El cinismo hacia las superproducciones y a los títulos de éxito a veces se paga caro. Es un mal muy extendido, comprensible por el agotamiento y la acumulación incesante del “no va a más” que en sus constantes subidas de listón crean ese desprecio a los engranajes industriales y que se agrava cuanto más tiempo lleva uno en el sector (el que sea, cualquiera sometido a las reglas de la mercadotecnia).
Uncharted venía bien presentado. Un buen debut, hacerse con un puesto destacado en Playstation 3 cuando faltaba un firme candidato.
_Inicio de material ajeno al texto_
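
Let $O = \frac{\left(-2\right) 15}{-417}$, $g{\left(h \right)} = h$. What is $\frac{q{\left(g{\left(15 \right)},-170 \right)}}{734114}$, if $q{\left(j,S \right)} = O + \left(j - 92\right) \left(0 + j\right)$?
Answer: $- \frac{160535}{102041846} \approx -0.0015732$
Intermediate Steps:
$O = \frac{10}{139}$ ($O = \left(-30\right) \left(- \frac{1}{417}\right) = \frac{10}{139} \approx 0.071942$)
$q{\left(j,S \right)} = \frac{10}{139} + j \left(-92 + j\right)$ ($q{\left(j,S \right)} = \frac{10}{139} + \left(j - 92\right) \left(0 + j\right) = \frac{10}{139} + \left(-92 + j\right) j = \frac{10}{139} + j \left(-92 + j\right)$)
$\frac{q{\left(g{\left(15 \right)},-170 \right)}}{734114} = \frac{\frac{10}{139} + 15^{2} - 1380}{734114} = \left(\frac{10}{139} + 225 - 1380\right) \frac{1}{734114} = \left(- \frac{160535}{139}\right) \frac{1}{734114} = - \frac{160535}{102041846}$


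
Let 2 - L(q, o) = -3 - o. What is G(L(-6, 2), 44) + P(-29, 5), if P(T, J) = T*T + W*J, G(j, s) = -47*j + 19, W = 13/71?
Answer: 37766/71 ≈ 531.92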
Pero tras el tiempo que ha separado ambas partes hemos vivido muchas cosas y la constante enumeración de mejoras ya no llama nuestra atención.
Es por todo ello que, tras el apabullante inicio de esta segunda entrega, uno no deja de ver el lado negativo de su propuesta. Estar encerrado en una aventura con interactividad limitada, haciendo cosas ya mil vistas, parece va a ser la tónica habitual. Porque además desde el primer instante cada paso que damos está tan marcado como los puntos concretos que nuestro héroe tiene para escapar, malherido, del reto entre los retos. Así, colgando de un tren suspendido en el aire en mitad de una montaña nevada, no hay más que una opción que antes o después encontraremos. Movernos hacia aquí, hacia allí... y si no funciona, volver a intentarlo.
Lo cierto es que incluso odiando esas limitaciones tan propias del videojuego como cine ligeramente interactivo y que tanto detestamos los fans del arcade puro y duro (en este punto, recomendar el artículo que publicaremos en nuestro número impreso de diciembre a propósito de la auténtica jugabilidad de un videojuego), Uncharted tirando de espectáculo logra ganarse nuestra atención. Porque entre rutinas, el show da todo lo imaginable y juega tanto con el espectáculo como con la sorpresa: si ganamos algo de altura en ese vagón tambaleante, una súbita caída de objetos o la fragmentación de un pedazo enorme nos dejará rozando la caída, haciendo que lo inverosímil de la situación se sostenga por el ritmo.
Cuando el show cuenta
Hay una distinción por encima de cualquier otra, que reduce a anecdótica la identificación de un producto con un género. Porque siempre, desde el primero de los relatos, películas, cómics o “discos” de música, lo importante ha sido el cómo, no el qué. Da igual si estamos ante una aventura, un shooter o un título de estrategia. Da igual si es un título hecho para ser superado sin mayor ambición que la de entretenernos (como si fuera poco). Lo importante es cómo lo haga.
Uncharted puede ser un título espectacular en que en muchas ocasiones nos encontramos haciendo lo único que podemos hacer y en donde identificarlo no es complejo. O puede que incluso hacerlo se vuelva rutinario al hacernos repetir varias veces lo miso. Pero es tan sumamente acertado en la mezcla de sus ingredientes, en la administración de sus potentes recursos, que incluso en esos tramos menos motivadores nos asombra. Es lo que distingue a una superproducción de un título intermedio, de aquellos en que sus desarrolladores deben cumplir con una fecha en la agenda esté o no esté listo. La gente de Naughty Dog son unos privilegiados porque tienen los recursos y porque saben cómo emplearlos. Y en ese sentido, tirar de banda sonora crepuscular, crear un mundo vivo, nítido, rico en detalles, lleno de vida o de destrucción, cargado de magia o tristeza, cuando se hace con tanta minuciosidad, nos arropa hasta engancharnos. Pero además toda la técnica del mundo se vale de la pieza clave que siempre importó más que el resto, el guión, el qué hacer y en qué momento. Volviendo a ese inicio, reclama nuestra pasión desde el primer momento, queramos o no entragársela. Y volviendo a lo que nombrábamos de aventura, sabe cuándo girar y apuntar hacia otros géneros. Y en ellos se exhibe de forma humillante para la competencia.